= 2009 student protests in Croatia =

Student protests in Croatia 2009, popularly known as Blokada ("The Blockade"), were protests in opposition to the Croatian government's plans to reduce public funding for higher education and instate annual tuition fees for all students. The protests consisted of students taking control of their faculty buildings, including sleeping on faculty grounds, and preventing regular classes and midterm exams from being held.

== Timeline ==
The protests began at the Faculty of Humanities and Social Sciences at the University of Zagreb on Monday, 20 April 2009, when the Independent Students' Initiative for the Right to Free Education started an occupation of the Faculty in Zagreb, Croatia. The occupation lasted for 35 days until 24 May, when the students voted to suspend the occupation. One day after the occupation began in Zagreb, it spread to the University of Zadar (where the entire university was blocked) and then to other cities in the country, including Split, Pula, Rijeka and Osijek. Around 20 faculties and universities in eight Croatian cities were occupied at some point during the 35 days of the protest.
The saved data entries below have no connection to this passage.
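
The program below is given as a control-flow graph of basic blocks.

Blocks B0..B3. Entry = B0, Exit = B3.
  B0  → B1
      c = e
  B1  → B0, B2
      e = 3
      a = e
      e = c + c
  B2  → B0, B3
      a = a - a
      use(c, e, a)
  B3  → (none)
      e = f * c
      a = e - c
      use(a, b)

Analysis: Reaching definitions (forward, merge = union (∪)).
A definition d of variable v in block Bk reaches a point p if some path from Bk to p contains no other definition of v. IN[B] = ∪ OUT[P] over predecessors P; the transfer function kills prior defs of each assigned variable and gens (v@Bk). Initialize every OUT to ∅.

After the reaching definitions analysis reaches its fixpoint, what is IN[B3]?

Answer: {a@B2, c@B0, e@B1}

Derivation:
Converged values:
  B0:  IN={a@B1, a@B2, c@B0, e@B1}  OUT={a@B1, a@B2, c@B0, e@B1}
  B1:  IN={a@B1, a@B2, c@B0, e@B1}  OUT={a@B1, c@B0, e@B1}
  B2:  IN={a@B1, c@B0, e@B1}  OUT={a@B2, c@B0, e@B1}
  B3:  IN={a@B2, c@B0, e@B1}  OUT={a@B3, c@B0, e@B3}

Merge at B3: IN[B3] = OUT[B2] = {a@B2, c@B0, e@B1}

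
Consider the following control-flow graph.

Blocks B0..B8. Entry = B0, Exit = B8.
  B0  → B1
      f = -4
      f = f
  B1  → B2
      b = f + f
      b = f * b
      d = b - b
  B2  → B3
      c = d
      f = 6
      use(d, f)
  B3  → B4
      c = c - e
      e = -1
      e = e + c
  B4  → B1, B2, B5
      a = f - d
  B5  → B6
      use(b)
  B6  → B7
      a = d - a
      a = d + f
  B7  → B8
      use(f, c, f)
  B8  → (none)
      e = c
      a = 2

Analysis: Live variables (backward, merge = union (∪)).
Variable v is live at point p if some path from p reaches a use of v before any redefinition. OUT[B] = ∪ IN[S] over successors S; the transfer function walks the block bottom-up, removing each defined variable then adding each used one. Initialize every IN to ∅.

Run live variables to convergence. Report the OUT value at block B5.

Fixpoint table:
  B0:   IN={e}   OUT={e, f}
  B1:   IN={e, f}   OUT={b, d, e}
  B2:   IN={b, d, e}   OUT={b, c, d, e, f}
  B3:   IN={b, c, d, e, f}   OUT={b, c, d, e, f}
  B4:   IN={b, c, d, e, f}   OUT={a, b, c, d, e, f}
  B5:   IN={a, b, c, d, f}   OUT={a, c, d, f}
  B6:   IN={a, c, d, f}   OUT={c, f}
  B7:   IN={c, f}   OUT={c}
  B8:   IN={c}   OUT={}

Merge at B5: OUT[B5] = IN[B6] = {a, c, d, f}

Answer: {a, c, d, f}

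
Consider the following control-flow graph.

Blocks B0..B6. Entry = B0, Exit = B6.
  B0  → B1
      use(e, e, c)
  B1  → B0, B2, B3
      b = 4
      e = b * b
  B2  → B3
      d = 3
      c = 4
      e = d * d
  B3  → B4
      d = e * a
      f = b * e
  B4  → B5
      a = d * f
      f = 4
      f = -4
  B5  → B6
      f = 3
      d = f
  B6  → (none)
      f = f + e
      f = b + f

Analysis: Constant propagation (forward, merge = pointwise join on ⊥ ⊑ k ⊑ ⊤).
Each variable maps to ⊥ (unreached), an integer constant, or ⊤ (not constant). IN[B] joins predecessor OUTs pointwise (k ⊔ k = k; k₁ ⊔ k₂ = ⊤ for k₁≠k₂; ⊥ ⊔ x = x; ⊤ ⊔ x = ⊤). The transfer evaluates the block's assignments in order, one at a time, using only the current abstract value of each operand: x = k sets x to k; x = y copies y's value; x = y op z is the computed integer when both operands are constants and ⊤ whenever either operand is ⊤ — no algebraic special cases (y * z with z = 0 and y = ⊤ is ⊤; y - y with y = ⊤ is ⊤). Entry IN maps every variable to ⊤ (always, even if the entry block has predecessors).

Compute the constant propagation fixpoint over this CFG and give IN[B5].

Answer: {a: ⊤, b: 4, c: ⊤, d: ⊤, e: ⊤, f: -4}

Trace:
Fixpoint table:
  B0: | IN=(all ⊤) | OUT=(all ⊤)
  B1: | IN=(all ⊤) | OUT={b:4, e:16; rest ⊤}
  B2: | IN={b:4, e:16; rest ⊤} | OUT={b:4, c:4, d:3, e:9; rest ⊤}
  B3: | IN={b:4; rest ⊤} | OUT={b:4; rest ⊤}
  B4: | IN={b:4; rest ⊤} | OUT={b:4, f:-4; rest ⊤}
  B5: | IN={b:4, f:-4; rest ⊤} | OUT={b:4, d:3, f:3; rest ⊤}
  B6: | IN={b:4, d:3, f:3; rest ⊤} | OUT={b:4, d:3; rest ⊤}

Merge at B5: IN[B5] = OUT[B4] = {a: ⊤, b: 4, c: ⊤, d: ⊤, e: ⊤, f: -4}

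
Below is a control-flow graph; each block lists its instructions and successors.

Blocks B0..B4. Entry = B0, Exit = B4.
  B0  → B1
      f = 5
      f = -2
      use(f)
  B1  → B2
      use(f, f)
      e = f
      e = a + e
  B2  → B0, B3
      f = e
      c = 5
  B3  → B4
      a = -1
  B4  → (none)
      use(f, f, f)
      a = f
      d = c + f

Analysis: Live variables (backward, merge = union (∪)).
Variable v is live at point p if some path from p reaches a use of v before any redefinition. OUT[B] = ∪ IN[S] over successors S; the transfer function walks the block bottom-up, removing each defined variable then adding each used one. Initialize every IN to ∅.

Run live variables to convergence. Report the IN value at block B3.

Per-block solution:
  B0: | IN={a} | OUT={a, f}
  B1: | IN={a, f} | OUT={a, e}
  B2: | IN={a, e} | OUT={a, c, f}
  B3: | IN={c, f} | OUT={c, f}
  B4: | IN={c, f} | OUT={}

Merge at B3: OUT[B3] = IN[B4] = {c, f}
Applying B3's transfer function to that OUT value gives IN[B3] (row B3 above).

Answer: {c, f}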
The students who organized the occupation demanded the right to free education for all and the elimination of all tuition fees, at all levels of higher education: undergraduate, graduate and postgraduate. During the occupation, everyone was free to enter and leave the faculty buildings, but regular classes were not allowed to be held. Instead, students organized an alternative educational program, which consisted of lectures, public discussions, workshops, movie screenings and other events. Everyone was free to attend these events, regardless of being students or not. The administration, the library, the bookshop and other facilities within the faculty building were allowed to function as usual, and professors were allowed to operate as usual within their offices; including holding impromptu classes and oral exams.

The central organ of student decisionmaking at the occupied faculty was organized and called the plenum (in reference to plenary sessions). The plenum was an assembly which any attendant, student or not, could participate in. All decisions were made strictly democratically by majority rule of all participants present at the session, including whether the student occupation of the faculty should be continued or ended.

This initial occupation in Zagreb ended soon after the university administration announced that sanctions would be imposed if the action were not ended.

== The Second Blockade ==
On 23 November the students occupied the Faculty of Humanities and Social Sciences in Zagreb once more. After nearly two weeks, the plenum voted to end the occupation on 4 December.

== Support ==
The occupation has received letters of support from individuals and organizations, both from Croatia and from abroad. Among those who have expressed support for their cause were Noam Chomsky, Judith Butler and Slavoj Žižek.

Students of the Faculty of Humanities and Social Sciences in Zagreb co-authored a manual called The Occupation Cookbook in which they described the functioning of their faculty during the occupation.